1. Weapon handling training standards for 9mm pistol were tightened​
2. Booking in-and-out drills for civilianised patrol vehicles (CPVs) were standardised and mandated across the province​
3. As part of 2 above, OOB and threat briefings were mandated before departure, and routes, ETA & ETR logged​
Looking at it now, it seems almost incredible, but prior to the Wood/Howes murders, travel in civilian vehicles in operational areas was commonly managed with little more than (and sometimes, not even) an entry noting time of departure in a company Ops Log.
 
The commonly understood story - among those serving at the time (and I have strong links with many R Signal officers of my generation), aligns with policy changes instituted in the immediate aftermath of the incident, and maintained AIUI until ENDEX for Op BANNER.

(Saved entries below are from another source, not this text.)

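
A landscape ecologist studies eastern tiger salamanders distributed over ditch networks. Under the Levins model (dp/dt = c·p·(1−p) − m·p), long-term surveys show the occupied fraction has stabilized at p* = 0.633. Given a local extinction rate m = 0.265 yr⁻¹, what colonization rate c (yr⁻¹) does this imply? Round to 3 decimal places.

0.722

At equilibrium c(1−p*) = m, so c = m/(1−p*).
c = 0.265/(1 − 0.633) = 0.265/0.3670 = 0.7221.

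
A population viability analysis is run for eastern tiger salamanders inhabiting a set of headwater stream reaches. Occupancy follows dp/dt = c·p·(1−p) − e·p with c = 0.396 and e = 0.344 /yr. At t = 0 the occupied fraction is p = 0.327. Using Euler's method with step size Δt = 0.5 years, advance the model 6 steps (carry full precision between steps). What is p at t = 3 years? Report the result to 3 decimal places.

Update rule: p ← p + [c·p·(1−p) − e·p]·Δt with Δt = 0.5.
step 1: Δp = -0.01267, p = 0.31433
step 2: Δp = -0.01139, p = 0.30294
step 3: Δp = -0.01029, p = 0.29265
step 4: Δp = -0.00935, p = 0.28330
step 5: Δp = -0.00853, p = 0.27477
step 6: Δp = -0.00780, p = 0.26697

0.267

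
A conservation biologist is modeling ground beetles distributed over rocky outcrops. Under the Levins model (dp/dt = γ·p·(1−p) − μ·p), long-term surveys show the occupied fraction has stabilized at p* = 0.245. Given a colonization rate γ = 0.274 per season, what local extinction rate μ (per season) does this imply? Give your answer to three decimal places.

0.207

At equilibrium γ(1−p*) = μ.
μ = 0.274 × (1 − 0.245) = 0.274 × 0.7550 = 0.2069.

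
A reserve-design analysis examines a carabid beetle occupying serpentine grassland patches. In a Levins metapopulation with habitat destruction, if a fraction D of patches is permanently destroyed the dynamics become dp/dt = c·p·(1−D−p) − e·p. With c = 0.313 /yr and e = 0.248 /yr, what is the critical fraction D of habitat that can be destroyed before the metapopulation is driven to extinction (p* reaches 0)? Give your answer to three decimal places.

The nontrivial equilibrium is p* = (1−D) − e/c; extinction occurs when this hits zero.
So D_crit = 1 − e/c = 1 − 0.248/0.313 = 1 − 0.7923 = 0.2077.
This equals the undisturbed p*, a classic result of Lande's extension.

0.208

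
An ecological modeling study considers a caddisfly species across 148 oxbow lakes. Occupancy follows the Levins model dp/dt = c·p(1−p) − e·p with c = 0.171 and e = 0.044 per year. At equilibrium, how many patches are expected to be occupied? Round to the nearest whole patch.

p* = 1 − e/c = 1 − 0.044/0.171 = 0.7427.
Expected occupied patches = N × p* = 148 × 0.7427 = 109.92 ≈ 110.

110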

It is that their task was maintenance of the comms infrastructure used by JCU, which was distributed around various places/bases: one was handing over to the other, and (unaware of funeral taking place in Andersonstown) hence decided to pay a visit to Andytown, with the tragic consequences with which the world is familiar.

That one of the two men fired from his Browning 9mm only a single shot in the air in an effort to disperse the crowd, (ascribed in the programme by an ex-RUC copper to self-restraint of a high order) was identified from the Heli Tele footage as being down to the weapon shedding its magazine outside the car when it was fired.

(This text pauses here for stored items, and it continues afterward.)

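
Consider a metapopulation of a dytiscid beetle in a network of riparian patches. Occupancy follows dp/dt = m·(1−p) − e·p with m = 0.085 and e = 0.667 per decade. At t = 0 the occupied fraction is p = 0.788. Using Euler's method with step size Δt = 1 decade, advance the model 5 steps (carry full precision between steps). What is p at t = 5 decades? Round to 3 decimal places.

Update rule: p ← p + [m·(1−p) − e·p]·Δt with Δt = 1.
  1  |  dp/dt·Δt = -0.507576  |  p_1 = 0.280424
  2  |  dp/dt·Δt = -0.125879  |  p_2 = 0.154545
  3  |  dp/dt·Δt = -0.031218  |  p_3 = 0.123327
  4  |  dp/dt·Δt = -0.007742  |  p_4 = 0.115585
  5  |  dp/dt·Δt = -0.001920  |  p_5 = 0.113665

0.114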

As a result, a number of things (probably not a complete list):

1. Weapon handling training standards for 9mm pistol were tightened​
2. Booking in-and-out drills for civilianised patrol vehicles (CPVs) were standardised and mandated across the province​
3. As part of 2 above, OOB and threat briefings were mandated before departure, and routes, ETA & ETR logged​
Looking at it now, it seems almost incredible, but prior to the Wood/Howes murders, travel in civilian vehicles in operational areas was commonly managed with little more than (and sometimes, not even) an entry noting time of departure in a company Ops Log.
I would agree completely with the that as it fits the little I know of the issue - like most others I watched it from afar on the box. As for the weapon handling and SOPs I guess it sounds incredible to infantry bods, but perhaps it was not a high priority by support arms. Tragic indeed.
 
I would agree completely with the that as it fits the little I know of the issue - like most others I watched it from afar on the box. As for the weapon handling and SOPs I guess it sounds incredible to infantry bods, but perhaps it was not a high priority by support arms. Tragic indeed.

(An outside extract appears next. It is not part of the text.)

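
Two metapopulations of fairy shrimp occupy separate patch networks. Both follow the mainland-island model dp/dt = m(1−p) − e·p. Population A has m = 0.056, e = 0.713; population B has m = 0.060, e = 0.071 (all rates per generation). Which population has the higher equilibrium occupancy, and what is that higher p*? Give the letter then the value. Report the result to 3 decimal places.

B, 0.458

A: p*_A = m/(m+e) = 0.056/0.7690 = 0.0728.
B: p*_B = 0.060/0.1310 = 0.4580.
B is higher at 0.4580.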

Although we received pistol training prior to deploying, it wasn't as intense as some of us thought it should have been, a bit ad hoc to be honest. I saw blokes have pistols given to them in Boz and to a lesser degree, Iraq with virtually no training. Mag in there, cock it like this, safety here. Got it? Good. Disappear.
 
The attached page from an RM Cdo PTR from a 1971 tour supports this view in some respect with the CO's assessment of NI - I suspect with one eye on the normal operational role of the unit. See paragraph 13 'Lessons Learnt'View attachment 418584
Iirc using NI as a training ground for a future war in European cities has come up several times around this site.